Ghassan Salhab and Mohamed Soueid, Aala Kad al Shawk, Le Voyage immobile (As Far As Yearning), 2017
Video, 23 min.

This heartwarming essay film plays out as a conversation between two filmmakers and long-time friends living in two different cities—Beirut and Dubai. In a back-and-forth exchange of moving images, monologues, and soundtracks, the film unfolds as a lyrical intimation of friendship, a fusion of feelings of longing and, eventually, of the filmmakers’ image- and sound-worlds. The film’s Arabic portion of the title is named after a song by mid-twentieth-century icon Abdel Halim Hafiz on yearning, a yearning that is at once alleviated and amplified by a voyage immobile, or “motionless journey.”

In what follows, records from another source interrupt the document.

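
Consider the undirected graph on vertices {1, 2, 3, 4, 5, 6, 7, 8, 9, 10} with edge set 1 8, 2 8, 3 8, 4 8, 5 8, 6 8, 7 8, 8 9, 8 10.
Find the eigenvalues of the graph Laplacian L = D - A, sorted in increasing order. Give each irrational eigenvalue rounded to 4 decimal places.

Each diagonal entry of L is the vertex degree and each off-diagonal entry is -1 where an edge is present, 0 otherwise; in the order [1, 2, 3, 4, 5, 6, 7, 8, 9, 10] the diagonal is [1, 1, 1, 1, 1, 1, 1, 9, 1, 1]. The multiplicity of 0 as a Laplacian eigenvalue equals the number of connected components. The single zero eigenvalue shows the graph is connected. The largest eigenvalue, 10, is at most the vertex count 10. There is one zero in the spectrum, matching the 1 component.

[0, 1, 1, 1, 1, 1, 1, 1, 1, 10]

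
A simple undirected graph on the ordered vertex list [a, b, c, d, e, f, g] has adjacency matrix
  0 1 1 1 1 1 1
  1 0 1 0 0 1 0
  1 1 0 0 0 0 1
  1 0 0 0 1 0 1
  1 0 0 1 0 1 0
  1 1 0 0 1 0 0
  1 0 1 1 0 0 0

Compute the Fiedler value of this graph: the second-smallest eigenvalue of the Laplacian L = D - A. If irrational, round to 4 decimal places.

Reading degrees in the order [a, b, c, d, e, f, g] gives [6, 3, 3, 3, 3, 3, 3]; set D = diag(6, 3, 3, 3, 3, 3, 3) and form L = D - A. The smallest Laplacian eigenvalue is always 0. The next one, lambda_2 = 2, measures how hard the graph is to disconnect: larger values mean better connectivity.

2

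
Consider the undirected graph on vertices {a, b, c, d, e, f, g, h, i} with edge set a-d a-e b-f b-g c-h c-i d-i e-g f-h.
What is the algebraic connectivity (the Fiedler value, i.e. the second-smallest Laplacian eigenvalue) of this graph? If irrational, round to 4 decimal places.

0.4679

With the vertex order [a, b, c, d, e, f, g, h, i], the degrees are [2, 2, 2, 2, 2, 2, 2, 2, 2], giving D = diag(2, 2, 2, 2, 2, 2, 2, 2, 2) and L = D - A. The sorted Laplacian eigenvalues are [0, 0.4679, 0.4679, 1.6527, 1.6527, 3, 3, 3.8794, 3.8794]; the algebraic connectivity is the second entry, 0.4679.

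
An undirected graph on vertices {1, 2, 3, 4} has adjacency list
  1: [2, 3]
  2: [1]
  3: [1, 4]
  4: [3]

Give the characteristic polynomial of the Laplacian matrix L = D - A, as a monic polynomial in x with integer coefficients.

x^4 - 6x^3 + 10x^2 - 4x

Each diagonal entry of L is the vertex degree and each off-diagonal entry is -1 where an edge is present, 0 otherwise; in the order [1, 2, 3, 4] the diagonal is [2, 1, 2, 1]. Computing det(xI - L) by cofactor expansion (or equivalently via sum-over-permutations) gives x^4 - 6x^3 + 10x^2 - 4x. The constant term is 0 because L is singular (the all-ones vector lies in its kernel). There is one zero in the spectrum, matching the 1 component. The largest eigenvalue, 3.4142, is at most the vertex count 4.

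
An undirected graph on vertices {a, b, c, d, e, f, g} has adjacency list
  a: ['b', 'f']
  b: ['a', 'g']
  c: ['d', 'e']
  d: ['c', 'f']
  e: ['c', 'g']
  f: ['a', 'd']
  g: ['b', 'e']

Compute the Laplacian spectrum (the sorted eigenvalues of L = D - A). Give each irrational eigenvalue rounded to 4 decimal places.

[0, 0.7530, 0.7530, 2.4450, 2.4450, 3.8019, 3.8019]

With the vertex order [a, b, c, d, e, f, g], the degrees are [2, 2, 2, 2, 2, 2, 2], giving D = diag(2, 2, 2, 2, 2, 2, 2) and L = D - A. Diagonalising L (or applying a numerical eigensolver to the 7x7 matrix) gives the spectrum above. The single zero eigenvalue shows the graph is connected. By the matrix-tree theorem the graph has (1/7) * product of the nonzero eigenvalues = 7 spanning trees.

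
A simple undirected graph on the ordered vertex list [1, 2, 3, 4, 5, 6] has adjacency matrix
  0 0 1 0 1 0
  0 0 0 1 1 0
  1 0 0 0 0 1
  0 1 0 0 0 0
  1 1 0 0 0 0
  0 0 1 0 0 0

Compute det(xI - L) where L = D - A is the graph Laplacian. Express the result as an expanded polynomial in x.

Reading degrees in the order [1, 2, 3, 4, 5, 6] gives [2, 2, 2, 1, 2, 1]; set D = diag(2, 2, 2, 1, 2, 1) and form L = D - A. Computing det(xI - L) by cofactor expansion (or equivalently via sum-over-permutations) gives x^6 - 10x^5 + 36x^4 - 56x^3 + 35x^2 - 6x. The constant term is 0 because L is singular (the all-ones vector lies in its kernel). By the matrix-tree theorem the graph has (1/6) * product of the nonzero eigenvalues = 1 spanning tree. There is one zero in the spectrum, matching the 1 component.

x^6 - 10x^5 + 36x^4 - 56x^3 + 35x^2 - 6x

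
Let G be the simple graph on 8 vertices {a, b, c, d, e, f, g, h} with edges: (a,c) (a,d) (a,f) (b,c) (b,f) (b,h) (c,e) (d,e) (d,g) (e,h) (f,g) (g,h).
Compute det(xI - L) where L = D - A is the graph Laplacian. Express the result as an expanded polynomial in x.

x^8 - 24x^7 + 240x^6 - 1296x^5 + 4080x^4 - 7488x^3 + 7424x^2 - 3072x

Reading degrees in the order [a, b, c, d, e, f, g, h] gives [3, 3, 3, 3, 3, 3, 3, 3]; set D = diag(3, 3, 3, 3, 3, 3, 3, 3) and form L = D - A. Computing det(xI - L) by cofactor expansion (or equivalently via sum-over-permutations) gives x^8 - 24x^7 + 240x^6 - 1296x^5 + 4080x^4 - 7488x^3 + 7424x^2 - 3072x. Since p(0) = det(-L) = 0, x divides p(x). The eigenvalues sum to 24, which equals trace(L) = 2|E|.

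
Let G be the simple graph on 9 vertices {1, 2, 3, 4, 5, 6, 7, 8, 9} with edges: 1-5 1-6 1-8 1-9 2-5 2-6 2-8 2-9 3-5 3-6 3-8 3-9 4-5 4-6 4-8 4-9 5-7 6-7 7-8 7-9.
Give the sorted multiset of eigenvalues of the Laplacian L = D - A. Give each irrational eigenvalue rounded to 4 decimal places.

With the vertex order [1, 2, 3, 4, 5, 6, 7, 8, 9], the degrees are [4, 4, 4, 4, 5, 5, 4, 5, 5], giving D = diag(4, 4, 4, 4, 5, 5, 4, 5, 5) and L = D - A. The multiplicity of 0 as a Laplacian eigenvalue equals the number of connected components.

[0, 4, 4, 4, 4, 5, 5, 5, 9]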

Ghassan Salhab (b. 1958, Dakar) is a screenwriter, filmmaker, and producer living and working in Beirut.

Mohamed Soueid (b. 1959, Beirut) is a writer, filmmaker, and producer living and working between Paris and Beirut.

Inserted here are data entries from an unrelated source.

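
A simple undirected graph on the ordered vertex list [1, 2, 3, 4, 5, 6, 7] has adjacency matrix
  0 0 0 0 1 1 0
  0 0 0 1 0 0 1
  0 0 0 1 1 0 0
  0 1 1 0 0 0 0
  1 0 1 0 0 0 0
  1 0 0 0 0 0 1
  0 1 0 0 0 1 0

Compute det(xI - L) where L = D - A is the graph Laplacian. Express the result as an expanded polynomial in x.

With the vertex order [1, 2, 3, 4, 5, 6, 7], the degrees are [2, 2, 2, 2, 2, 2, 2], giving D = diag(2, 2, 2, 2, 2, 2, 2) and L = D - A. Computing det(xI - L) by cofactor expansion (or equivalently via sum-over-permutations) gives x^7 - 14x^6 + 77x^5 - 210x^4 + 294x^3 - 196x^2 + 49x. The constant term is 0 because L is singular (the all-ones vector lies in its kernel). The largest eigenvalue, 3.8019, is at most the vertex count 7.

x^7 - 14x^6 + 77x^5 - 210x^4 + 294x^3 - 196x^2 + 49x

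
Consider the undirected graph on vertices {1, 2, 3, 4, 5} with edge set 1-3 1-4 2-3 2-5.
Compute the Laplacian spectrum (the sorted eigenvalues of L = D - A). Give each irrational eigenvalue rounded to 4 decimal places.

[0, 0.3820, 1.3820, 2.6180, 3.6180]

Each diagonal entry of L is the vertex degree and each off-diagonal entry is -1 where an edge is present, 0 otherwise; in the order [1, 2, 3, 4, 5] the diagonal is [2, 2, 2, 1, 1]. L is symmetric positive semidefinite, so every eigenvalue is real and nonnegative. The single zero eigenvalue shows the graph is connected. The largest eigenvalue, 3.6180, is at most the vertex count 5.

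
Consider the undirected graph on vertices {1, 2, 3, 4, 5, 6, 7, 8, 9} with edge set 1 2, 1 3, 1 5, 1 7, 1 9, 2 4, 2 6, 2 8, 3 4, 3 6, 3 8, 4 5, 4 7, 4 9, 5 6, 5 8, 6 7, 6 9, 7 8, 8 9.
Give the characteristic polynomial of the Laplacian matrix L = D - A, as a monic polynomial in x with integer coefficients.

x^9 - 40x^8 + 690x^7 - 6720x^6 + 40485x^5 - 154704x^4 + 366560x^3 - 492800x^2 + 288000x

Each diagonal entry of L is the vertex degree and each off-diagonal entry is -1 where an edge is present, 0 otherwise; in the order [1, 2, 3, 4, 5, 6, 7, 8, 9] the diagonal is [5, 4, 4, 5, 4, 5, 4, 5, 4]. Computing det(xI - L) by cofactor expansion (or equivalently via sum-over-permutations) gives x^9 - 40x^8 + 690x^7 - 6720x^6 + 40485x^5 - 154704x^4 + 366560x^3 - 492800x^2 + 288000x. The constant term is 0 because L is singular (the all-ones vector lies in its kernel). By the matrix-tree theorem the graph has (1/9) * product of the nonzero eigenvalues = 32000 spanning trees.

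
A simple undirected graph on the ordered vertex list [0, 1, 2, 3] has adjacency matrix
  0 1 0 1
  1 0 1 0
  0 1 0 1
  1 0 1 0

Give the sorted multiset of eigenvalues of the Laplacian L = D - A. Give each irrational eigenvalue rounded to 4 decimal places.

Each diagonal entry of L is the vertex degree and each off-diagonal entry is -1 where an edge is present, 0 otherwise; in the order [0, 1, 2, 3] the diagonal is [2, 2, 2, 2]. The multiplicity of 0 as a Laplacian eigenvalue equals the number of connected components. The largest eigenvalue, 4, is at most the vertex count 4.

[0, 2, 2, 4]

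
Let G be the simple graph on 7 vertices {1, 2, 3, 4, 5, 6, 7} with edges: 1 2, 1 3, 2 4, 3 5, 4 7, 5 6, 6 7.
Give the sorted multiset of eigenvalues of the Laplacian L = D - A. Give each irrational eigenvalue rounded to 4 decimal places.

With the vertex order [1, 2, 3, 4, 5, 6, 7], the degrees are [2, 2, 2, 2, 2, 2, 2], giving D = diag(2, 2, 2, 2, 2, 2, 2) and L = D - A. The multiplicity of 0 as a Laplacian eigenvalue equals the number of connected components. The single zero eigenvalue shows the graph is connected. The eigenvalues sum to 14, which equals trace(L) = 2|E|. There is one zero in the spectrum, matching the 1 component.

[0, 0.7530, 0.7530, 2.4450, 2.4450, 3.8019, 3.8019]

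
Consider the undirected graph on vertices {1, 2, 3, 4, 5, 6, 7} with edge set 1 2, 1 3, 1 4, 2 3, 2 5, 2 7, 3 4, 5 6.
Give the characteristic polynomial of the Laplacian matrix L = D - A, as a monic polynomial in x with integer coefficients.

x^7 - 16x^6 + 98x^5 - 288x^4 + 414x^3 - 262x^2 + 56x

Each diagonal entry of L is the vertex degree and each off-diagonal entry is -1 where an edge is present, 0 otherwise; in the order [1, 2, 3, 4, 5, 6, 7] the diagonal is [3, 4, 3, 2, 2, 1, 1]. Computing det(xI - L) by cofactor expansion (or equivalently via sum-over-permutations) gives x^7 - 16x^6 + 98x^5 - 288x^4 + 414x^3 - 262x^2 + 56x. The constant term is 0 because L is singular (the all-ones vector lies in its kernel). By the matrix-tree theorem the graph has (1/7) * product of the nonzero eigenvalues = 8 spanning trees. There is one zero in the spectrum, matching the 1 component.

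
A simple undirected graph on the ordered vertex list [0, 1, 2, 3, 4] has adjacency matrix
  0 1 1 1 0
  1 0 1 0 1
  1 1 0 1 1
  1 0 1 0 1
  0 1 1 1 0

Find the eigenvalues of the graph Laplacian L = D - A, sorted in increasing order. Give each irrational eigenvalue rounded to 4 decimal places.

Each diagonal entry of L is the vertex degree and each off-diagonal entry is -1 where an edge is present, 0 otherwise; in the order [0, 1, 2, 3, 4] the diagonal is [3, 3, 4, 3, 3]. L is symmetric positive semidefinite, so every eigenvalue is real and nonnegative. The single zero eigenvalue shows the graph is connected. There is one zero in the spectrum, matching the 1 component.

[0, 3, 3, 5, 5]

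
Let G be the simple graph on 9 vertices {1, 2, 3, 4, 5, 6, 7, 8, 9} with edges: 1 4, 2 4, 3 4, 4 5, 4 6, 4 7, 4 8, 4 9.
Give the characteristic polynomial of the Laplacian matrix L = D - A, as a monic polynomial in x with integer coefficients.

Reading degrees in the order [1, 2, 3, 4, 5, 6, 7, 8, 9] gives [1, 1, 1, 8, 1, 1, 1, 1, 1]; set D = diag(1, 1, 1, 8, 1, 1, 1, 1, 1) and form L = D - A. Computing det(xI - L) by cofactor expansion (or equivalently via sum-over-permutations) gives x^9 - 16x^8 + 84x^7 - 224x^6 + 350x^5 - 336x^4 + 196x^3 - 64x^2 + 9x. The coefficient of x^8 equals -trace(L) = -16, matching the sum of degrees. By the matrix-tree theorem the graph has (1/9) * product of the nonzero eigenvalues = 1 spanning tree.

x^9 - 16x^8 + 84x^7 - 224x^6 + 350x^5 - 336x^4 + 196x^3 - 64x^2 + 9x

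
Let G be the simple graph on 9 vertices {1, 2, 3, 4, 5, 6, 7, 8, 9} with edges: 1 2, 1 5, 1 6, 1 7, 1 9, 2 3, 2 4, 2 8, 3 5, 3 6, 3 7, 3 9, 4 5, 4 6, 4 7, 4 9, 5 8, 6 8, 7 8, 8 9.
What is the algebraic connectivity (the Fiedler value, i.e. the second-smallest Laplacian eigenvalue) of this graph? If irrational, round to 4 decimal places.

Reading degrees in the order [1, 2, 3, 4, 5, 6, 7, 8, 9] gives [5, 4, 5, 5, 4, 4, 4, 5, 4]; set D = diag(5, 4, 5, 5, 4, 4, 4, 5, 4) and form L = D - A. The smallest Laplacian eigenvalue is always 0. The next one, lambda_2 = 4, measures how hard the graph is to disconnect: larger values mean better connectivity.

4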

Monira al-Qadiri, The Craft, 2017
Video, 16 min.

The Craft is Monira al-Qadiri’s most recent film, in which the artist delves into her family history. The film evokes something of childhood’s sympathetic magic, reveling in futuristic architecture, pop culture, dreams, junk food… Stories of alien abductions, geopolitical entanglements, and international diplomacy—as features of standard modernity—become destabilized through potent fictions-as-facts. With humor and suspense, the film builds up to the artist’s discovery that “the American century has finally ended.”

Monira al-Qadiri (b. 1983, Dakar) is an artist living and working in Berlin.

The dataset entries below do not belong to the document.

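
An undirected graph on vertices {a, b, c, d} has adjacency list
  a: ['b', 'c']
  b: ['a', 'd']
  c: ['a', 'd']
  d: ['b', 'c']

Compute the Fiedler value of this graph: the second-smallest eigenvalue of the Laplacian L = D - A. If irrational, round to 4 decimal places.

Each diagonal entry of L is the vertex degree and each off-diagonal entry is -1 where an edge is present, 0 otherwise; in the order [a, b, c, d] the diagonal is [2, 2, 2, 2]. The sorted Laplacian eigenvalues are [0, 2, 2, 4]; the algebraic connectivity is the second entry, 2. By the matrix-tree theorem the graph has (1/4) * product of the nonzero eigenvalues = 4 spanning trees. The eigenvalues sum to 8, which equals trace(L) = 2|E|.

2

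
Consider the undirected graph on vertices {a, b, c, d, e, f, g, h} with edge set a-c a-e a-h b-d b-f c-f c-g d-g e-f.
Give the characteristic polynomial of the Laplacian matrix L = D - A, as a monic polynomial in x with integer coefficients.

x^8 - 18x^7 + 131x^6 - 496x^5 + 1045x^4 - 1210x^3 + 701x^2 - 152x

Reading degrees in the order [a, b, c, d, e, f, g, h] gives [3, 2, 3, 2, 2, 3, 2, 1]; set D = diag(3, 2, 3, 2, 2, 3, 2, 1) and form L = D - A. L has integer entries, so p(x) = det(xI - L) has integer coefficients. Expanding the determinant yields x^8 - 18x^7 + 131x^6 - 496x^5 + 1045x^4 - 1210x^3 + 701x^2 - 152x. The constant term is 0 because L is singular (the all-ones vector lies in its kernel). By the matrix-tree theorem the graph has (1/8) * product of the nonzero eigenvalues = 19 spanning trees.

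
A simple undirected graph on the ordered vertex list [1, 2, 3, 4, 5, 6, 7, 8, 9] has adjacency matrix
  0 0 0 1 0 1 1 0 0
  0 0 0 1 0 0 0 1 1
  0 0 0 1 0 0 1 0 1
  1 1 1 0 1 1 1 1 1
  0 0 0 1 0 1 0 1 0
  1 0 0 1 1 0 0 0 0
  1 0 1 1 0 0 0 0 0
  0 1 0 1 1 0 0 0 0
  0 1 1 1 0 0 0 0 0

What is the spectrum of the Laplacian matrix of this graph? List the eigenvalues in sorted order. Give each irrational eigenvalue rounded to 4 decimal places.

Each diagonal entry of L is the vertex degree and each off-diagonal entry is -1 where an edge is present, 0 otherwise; in the order [1, 2, 3, 4, 5, 6, 7, 8, 9] the diagonal is [3, 3, 3, 8, 3, 3, 3, 3, 3]. Since every row of L sums to 0, the all-ones vector is in the kernel and 0 is an eigenvalue. The single zero eigenvalue shows the graph is connected. There is one zero in the spectrum, matching the 1 component.

[0, 1.5858, 1.5858, 3, 3, 4.4142, 4.4142, 5, 9]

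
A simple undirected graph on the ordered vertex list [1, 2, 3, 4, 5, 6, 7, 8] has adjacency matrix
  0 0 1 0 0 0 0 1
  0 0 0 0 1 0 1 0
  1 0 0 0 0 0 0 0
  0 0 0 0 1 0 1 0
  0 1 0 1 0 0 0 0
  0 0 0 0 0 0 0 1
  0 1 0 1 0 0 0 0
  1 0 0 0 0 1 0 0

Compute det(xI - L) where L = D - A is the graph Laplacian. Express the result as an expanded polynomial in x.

Each diagonal entry of L is the vertex degree and each off-diagonal entry is -1 where an edge is present, 0 otherwise; in the order [1, 2, 3, 4, 5, 6, 7, 8] the diagonal is [2, 2, 1, 2, 2, 1, 2, 2]. L has integer entries, so p(x) = det(xI - L) has integer coefficients. Expanding the determinant yields x^8 - 14x^7 + 78x^6 - 220x^5 + 328x^4 - 240x^3 + 64x^2. The constant term is 0 because L is singular (the all-ones vector lies in its kernel). The largest eigenvalue, 4, is at most the vertex count 8. The eigenvalues sum to 14, which equals trace(L) = 2|E|.

x^8 - 14x^7 + 78x^6 - 220x^5 + 328x^4 - 240x^3 + 64x^2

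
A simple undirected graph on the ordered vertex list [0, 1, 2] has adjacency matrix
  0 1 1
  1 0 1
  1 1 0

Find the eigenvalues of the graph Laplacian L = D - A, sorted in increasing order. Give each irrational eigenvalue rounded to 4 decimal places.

[0, 3, 3]

Reading degrees in the order [0, 1, 2] gives [2, 2, 2]; set D = diag(2, 2, 2) and form L = D - A. Diagonalising L (or applying a numerical eigensolver to the 3x3 matrix) gives the spectrum above. By the matrix-tree theorem the graph has (1/3) * product of the nonzero eigenvalues = 3 spanning trees. The eigenvalues sum to 6, which equals trace(L) = 2|E|.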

Ayman Nahle, Now: End of Season, 2017
Video, 20 min.

Now: End of Season is a documentary détournement on the state of the Syrian crisis. The film pictures the everyday entanglement of refugees, tourists, and passersby in the Turkish seaport town of Izmir, where a sense of limbo and standstill looms as illegalized migrants await departure to the unknown. The soundtrack to the film is from a phone call by Hafez al-Assad to Ronald Reagan made some thirty years earlier. A caller on hold, an impatient translator… In Nahle’s words, “more confused than ever, the world is on the edge, showing the disoriented face of a smiling disaster.”

Ayman Nahle (b. 1984, Beirut) is a filmmaker living and working in Beirut.

Meriem Bennani, Léviathan, 2017
Video, 16 min.

Léviathan is a music video commissioned by the Parisian electronic musician Flavien Berger as part of the release of his first album (and three-song EP) with the French label Pan European. Bennani directed a video with found and fabricated footage for the album’s 15-minute title track. Starring Mae Elvis, a performance artist known for taking on different identities in her work. The black and white cinematic video follows Elvis wandering through a suburban neighborhood, with dreams of dolphins and dancing women.

Meriem Bennani (b. 1988, Rabat) is an artist living and working in New York.

This program is part of ArteHub 2018, and is supported, in part, by public funds from the New York City Department of Cultural Affairs, in partnership with the City Council. Films, Facts and Fiction is presented in collaboration with e-flux.